The same year their far
superior collaboration Greased Lightning
was released, funnyman Richard Pryor and director Michael Schultz unveiled this
peculiar project, a quasi-blaxploitation comedy that was adapted from an
Italian art movie. While the source material, Lina Wertmüller’s 1972 film The Seduction of Mimi, blended
left-leaning sociopolitical commentary into its satire, Which Way Is Up? features a middling combination of crude sex humor
and shallow take-this-job-and-shove-it posturing. One element of the original
movie, a poignant exploration of the challenges faced by a blue-collar man
who’s trying to navigate a white-collar world, survives the translation more or
less intact, but this worthy theme is surrounded by so much stupidity it loses
much of its intended impact. And though a great deal of blame must fall on the
shoddy screenplay, which is designed to showcase farcical setpieces that never
achieve comedic liftoff, Pryor is a major culprit for the picture’s mediocrity,
since he plays three roles and therefore dominates the movie from beginning to
end.
Pryor is best as the protagonist, Leroy Jones, a poor everyman swept up in
absurd circumstances. Specifically, he’s a farm worker who inadvertently
becomes a poster boy for unionizing efforts and gets exiled from his small
town. Relocating to L.A. and subsequently mistaken for a labor-movement hero,
Leroy starts a new life with beautiful activist Vanetta (Lonette McKee), even
though he’s got a family back home.
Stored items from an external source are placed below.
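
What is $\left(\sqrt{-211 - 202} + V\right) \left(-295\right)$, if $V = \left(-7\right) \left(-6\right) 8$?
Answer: $-99120 - 295 i \sqrt{413} \approx -99120.0 - 5995.1 i$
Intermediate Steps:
$V = 336$ ($V = 42 \cdot 8 = 336$)
$\left(\sqrt{-211 - 202} + V\right) \left(-295\right) = \left(\sqrt{-211 - 202} + 336\right) \left(-295\right) = \left(\sqrt{-413} + 336\right) \left(-295\right) = \left(i \sqrt{413} + 336\right) \left(-295\right) = \left(336 + i \sqrt{413}\right) \left(-295\right) = -99120 - 295 i \sqrt{413}$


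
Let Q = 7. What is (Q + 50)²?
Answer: 3249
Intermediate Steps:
(Q + 50)² = (7 + 50)² = 57² = 3249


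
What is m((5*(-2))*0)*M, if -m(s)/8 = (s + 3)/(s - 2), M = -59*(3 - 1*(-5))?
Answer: -5664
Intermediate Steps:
M = -472 (M = -59*(3 + 5) = -59*8 = -472)
m(s) = -8*(3 + s)/(-2 + s) (m(s) = -8*(s + 3)/(s - 2) = -8*(3 + s)/(-2 + s))
m((5*(-2))*0)*M = (8*(-3 - 5*(-2)*0)/(-2 + (5*(-2))*0))*(-472) = (8*(-3 - (-10)*0)/(-2 - 10*0))*(-472) = (8*(-3 - 1*0)/(-2 + 0))*(-472) = (8*(-3 + 0)/(-2))*(-472) = (8*(-½)*(-3))*(-472) = 12*(-472) = -5664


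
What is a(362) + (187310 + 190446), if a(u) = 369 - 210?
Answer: 377915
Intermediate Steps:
a(u) = 159
a(362) + (187310 + 190446) = 159 + (187310 + 190446) = 159 + 377756 = 377915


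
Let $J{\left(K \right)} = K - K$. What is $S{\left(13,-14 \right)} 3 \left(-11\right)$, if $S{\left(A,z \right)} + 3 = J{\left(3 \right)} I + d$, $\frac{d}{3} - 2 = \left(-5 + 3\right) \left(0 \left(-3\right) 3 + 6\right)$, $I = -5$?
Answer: $1089$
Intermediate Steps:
$J{\left(K \right)} = 0$
$d = -30$ ($d = 6 + 3 \left(-5 + 3\right) \left(0 \left(-3\right) 3 + 6\right) = 6 + 3 \left(- 2 \left(0 \cdot 3 + 6\right)\right) = 6 + 3 \left(- 2 \left(0 + 6\right)\right) = 6 + 3 \left(\left(-2\right) 6\right) = 6 + 3 \left(-12\right) = 6 - 36 = -30$)
$S{\left(A,z \right)} = -33$ ($S{\left(A,z \right)} = -3 + \left(0 \left(-5\right) - 30\right) = -3 + \left(0 - 30\right) = -3 - 30 = -33$)
$S{\left(13,-14 \right)} 3 \left(-11\right) = - 33 \cdot 3 \left(-11\right) = \left(-33\right) \left(-33\right) = 1089$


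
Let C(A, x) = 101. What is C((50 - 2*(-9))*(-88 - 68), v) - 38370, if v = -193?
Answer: -38269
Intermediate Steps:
C((50 - 2*(-9))*(-88 - 68), v) - 38370 = 101 - 38370 = -38269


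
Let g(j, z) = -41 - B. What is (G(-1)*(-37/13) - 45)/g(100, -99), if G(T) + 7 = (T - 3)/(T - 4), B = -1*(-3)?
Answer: 889/1430 ≈ 0.62168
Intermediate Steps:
B = 3
g(j, z) = -44 (g(j, z) = -41 - 1*3 = -41 - 3 = -44)
G(T) = -7 + (-3 + T)/(-4 + T) (G(T) = -7 + (T - 3)/(T - 4) = -7 + (-3 + T)/(-4 + T))
(G(-1)*(-37/13) - 45)/g(100, -99) = (((25 - 6*(-1))/(-4 - 1))*(-37/13) - 45)/(-44) = (((25 + 6)/(-5))*(-37*1/13) - 45)*(-1/44) = (-⅕*31*(-37/13) - 45)*(-1/44) = (-31/5*(-37/13) - 45)*(-1/44) = (1147/65 - 45)*(-1/44) = -1778/65*(-1/44) = 889/1430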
Eventually, Leroy returns to his small town
for a middle-management job and tries to maintain two homes—keeping Vanetta and
the child she had with Leroy secret from Leroy’s wife, Annie Mae (Margaret
Avery). This balancing act works until Leroy discovers that a local preacher,
Reverend Lenox Thomas (Pryor), is sleeping with Annie Mae. Despite himself
being an adulterer, Leroy becomes enraged and upsets the fragile life he’s
built for himself. Undercutting the promising aspects of this storyline,
Schultz spends way too much time on insipid sequences like Annie Mae’s attempts
to get Leroy sexually excited. (She tries everything from S&M gear to
vibrators.) Similarly, Pryor’s foul-mouthed rants lose their shock value
quickly, especially when he’s dressed up in old-age makeup to play Leroy’s
salty father. Having said all that, Which
Way Is Up? has a few small insights into the black experience,
the lives of the working class, and the vicissitudes of the labor movement. Yet
as a whole, the picture is as unsatisfying as its “comically” downbeat ending.